La demanda profundiza en el origen y la función de las FAES, indicando que fueron creadas por Maduro en 2017 con el propósito oficial de combatir el crimen organizado y el narcotráfico. No obstante, el documento sostiene que el expresidente utilizó este cuerpo policial como un instrumento político y un mecanismo de control social. El objetivo, según la denuncia, era suprimir violentamente cualquier forma de disenso, eliminar a la oposición política y generar un estado de terror en los vecindarios de bajos ingresos. En este sentido, el texto afirma que las FAES son ampliamente consideradas como un "grupo de exterminio" o un "escuadrón de la muerte".

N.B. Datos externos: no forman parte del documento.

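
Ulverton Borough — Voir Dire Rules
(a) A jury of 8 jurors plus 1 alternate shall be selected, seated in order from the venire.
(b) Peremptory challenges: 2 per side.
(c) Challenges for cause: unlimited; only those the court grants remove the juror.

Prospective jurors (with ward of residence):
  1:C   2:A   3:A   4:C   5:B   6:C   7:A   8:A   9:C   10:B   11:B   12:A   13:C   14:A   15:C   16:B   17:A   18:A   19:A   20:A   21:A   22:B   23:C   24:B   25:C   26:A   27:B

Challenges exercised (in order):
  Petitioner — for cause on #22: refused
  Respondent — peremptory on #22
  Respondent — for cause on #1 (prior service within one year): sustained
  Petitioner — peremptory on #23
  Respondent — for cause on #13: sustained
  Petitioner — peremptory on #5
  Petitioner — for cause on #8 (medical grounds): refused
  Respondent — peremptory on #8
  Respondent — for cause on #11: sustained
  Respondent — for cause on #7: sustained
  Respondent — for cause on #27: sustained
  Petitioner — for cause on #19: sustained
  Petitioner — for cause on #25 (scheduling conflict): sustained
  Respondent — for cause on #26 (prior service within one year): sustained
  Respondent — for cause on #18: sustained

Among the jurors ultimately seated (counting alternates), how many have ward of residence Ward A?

4

Removed: #1, #5, #7, #8, #11, #13, #18, #19, #22, #23, #25, #26, #27.
Seated (9 incl. alternates): #2, #3, #4, #6, #9, #10, #12, #14, #15.
Of those, in Ward A: #2, #3, #12, #14 → 4.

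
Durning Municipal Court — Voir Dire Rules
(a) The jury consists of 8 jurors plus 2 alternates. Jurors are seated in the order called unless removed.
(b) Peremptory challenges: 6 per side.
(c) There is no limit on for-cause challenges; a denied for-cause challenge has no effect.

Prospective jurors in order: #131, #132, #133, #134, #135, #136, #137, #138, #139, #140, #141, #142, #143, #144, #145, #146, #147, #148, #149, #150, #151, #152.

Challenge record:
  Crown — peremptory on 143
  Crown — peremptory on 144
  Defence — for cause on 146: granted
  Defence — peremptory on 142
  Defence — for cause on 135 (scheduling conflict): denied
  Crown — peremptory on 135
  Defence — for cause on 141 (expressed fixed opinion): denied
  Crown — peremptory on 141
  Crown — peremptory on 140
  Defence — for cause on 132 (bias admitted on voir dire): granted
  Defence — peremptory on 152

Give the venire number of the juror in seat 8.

145

Removed: #132, #135, #140, #141, #142, #143, #144, #146, #152.
Seating in order: seats 1–8 → #131, #133, #134, #136, #137, #138, #139, #145; alternates → #147, #148.
So seat 8 is #145.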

Si bien la demanda actual se enfoca específicamente en seis casos concretos para los cuales los denunciantes solicitan una compensación, el documento advierte sobre una magnitud mucho mayor de violencia. Se señala que las FAES fueron presuntamente responsables de al menos 1.300 muertes entre 2017 y 2020, aunque se menciona que diversas organizaciones no gubernamentales estiman que la cifra real de víctimas podría ser considerablemente superior.

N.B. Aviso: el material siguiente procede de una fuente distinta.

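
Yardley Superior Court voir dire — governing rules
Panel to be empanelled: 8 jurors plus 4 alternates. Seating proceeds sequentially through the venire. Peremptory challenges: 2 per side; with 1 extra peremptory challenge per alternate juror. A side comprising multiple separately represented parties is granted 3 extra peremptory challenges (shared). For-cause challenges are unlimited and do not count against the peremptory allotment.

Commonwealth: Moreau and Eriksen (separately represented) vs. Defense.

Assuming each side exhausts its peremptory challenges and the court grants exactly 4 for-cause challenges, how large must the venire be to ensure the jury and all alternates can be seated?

31

Seats to fill: 8 + 4 alternates = 12.
Peremptories — Commonwealth: 2 + 1×4 + 3 = 9; Defense: 2 + 1×4 = 6; total 15.
For-cause removals: 4.
Minimum venire: 12 + 15 + 4 = 31.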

Este caso no representa la primera vez que Nicolás Maduro es señalado por abusos a los derechos humanos y ejecuciones extrajudiciales durante su gestión, la cual inició en 2013 tras el fallecimiento de Hugo Chávez. En septiembre de 2019, el Consejo de Derechos Humanos de la Organización de las Naciones Unidas estableció una Misión internacional independiente con la tarea de investigar y evaluar posibles violaciones de derechos humanos en Venezuela desde el año 2014.
Las conclusiones de dicha Misión, publicadas en diciembre de 2025, indican que existen motivos razonables para creer que el entonces presidente, junto con los ministros del Interior y de Defensa, y otros altos funcionarios políticos y militares —incluido el alto mando de la Guardia Nacional Bolivariana (GNB)— pueden ser considerados responsables de ordenar o contribuir a la comisión de los delitos documentados. El informe de la ONU subraya que estas personas de alto rango poseían la capacidad efectiva para adoptar medidas preventivas y represivas, pero decidieron no hacerlo.

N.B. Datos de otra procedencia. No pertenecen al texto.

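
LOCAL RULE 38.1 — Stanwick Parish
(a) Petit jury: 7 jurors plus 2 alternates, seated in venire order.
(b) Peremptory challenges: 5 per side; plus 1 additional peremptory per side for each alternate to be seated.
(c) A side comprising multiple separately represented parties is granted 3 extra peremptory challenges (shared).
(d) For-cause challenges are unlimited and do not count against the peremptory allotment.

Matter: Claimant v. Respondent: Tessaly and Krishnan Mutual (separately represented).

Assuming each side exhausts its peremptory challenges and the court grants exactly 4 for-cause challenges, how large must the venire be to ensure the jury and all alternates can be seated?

30

Seats to fill: 7 + 2 alternates = 9.
Peremptories — Claimant: 5 + 1×2 = 7; Respondent: 5 + 1×2 + 3 = 10; total 17.
For-cause removals: 4.
Minimum venire: 9 + 17 + 4 = 30.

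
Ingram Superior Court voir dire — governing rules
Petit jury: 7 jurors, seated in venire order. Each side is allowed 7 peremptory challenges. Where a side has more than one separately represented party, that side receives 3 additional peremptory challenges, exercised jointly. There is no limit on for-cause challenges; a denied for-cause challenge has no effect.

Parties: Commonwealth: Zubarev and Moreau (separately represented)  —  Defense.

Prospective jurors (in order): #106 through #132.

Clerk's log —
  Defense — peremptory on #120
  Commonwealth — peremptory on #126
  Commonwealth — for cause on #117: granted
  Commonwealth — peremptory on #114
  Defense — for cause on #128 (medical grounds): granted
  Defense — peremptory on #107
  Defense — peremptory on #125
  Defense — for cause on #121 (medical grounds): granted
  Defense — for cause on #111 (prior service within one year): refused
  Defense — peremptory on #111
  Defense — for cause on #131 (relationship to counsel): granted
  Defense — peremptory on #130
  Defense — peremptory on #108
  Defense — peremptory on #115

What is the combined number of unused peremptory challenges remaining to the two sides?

8

Commonwealth allotment: 7 base + 3 multi-party = 10. Defense allotment: 7.
Commonwealth peremptories used: #126, #114 — 2 (the for-cause on #117 doesn't count).
Defense peremptories used: #120, #107, #125, #111, #130, #108, #115 — 7 (for-cause on #128, #121, #111, #131 don't count).
Remaining: (10 − 2) + (7 − 7) = 8.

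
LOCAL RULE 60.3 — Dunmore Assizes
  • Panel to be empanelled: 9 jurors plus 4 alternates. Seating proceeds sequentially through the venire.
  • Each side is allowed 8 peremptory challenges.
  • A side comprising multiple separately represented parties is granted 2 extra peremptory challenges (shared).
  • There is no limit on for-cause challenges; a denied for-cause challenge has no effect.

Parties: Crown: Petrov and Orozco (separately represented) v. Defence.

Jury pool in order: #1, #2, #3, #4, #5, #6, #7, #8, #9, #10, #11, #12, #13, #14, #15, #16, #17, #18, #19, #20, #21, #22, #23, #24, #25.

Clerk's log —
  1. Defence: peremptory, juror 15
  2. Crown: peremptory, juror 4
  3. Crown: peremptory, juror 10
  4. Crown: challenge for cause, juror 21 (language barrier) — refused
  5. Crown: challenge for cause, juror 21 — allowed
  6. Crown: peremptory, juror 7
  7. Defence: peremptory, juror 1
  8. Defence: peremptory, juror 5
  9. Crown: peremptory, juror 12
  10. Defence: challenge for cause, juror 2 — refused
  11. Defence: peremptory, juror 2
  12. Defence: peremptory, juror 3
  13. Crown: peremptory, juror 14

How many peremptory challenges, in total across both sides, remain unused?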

A lo largo de su mandato, tanto Maduro como otros funcionarios de alto nivel rechazaron repetidamente las acusaciones de abusos contra los derechos humanos señaladas por la Misión de la ONU y diversas organizaciones civiles. Respecto a la nueva denuncia presentada en Nueva York, se ha contactado a los abogados de Maduro en Estados Unidos para obtener sus comentarios, pero hasta el momento no se ha recibido respuesta.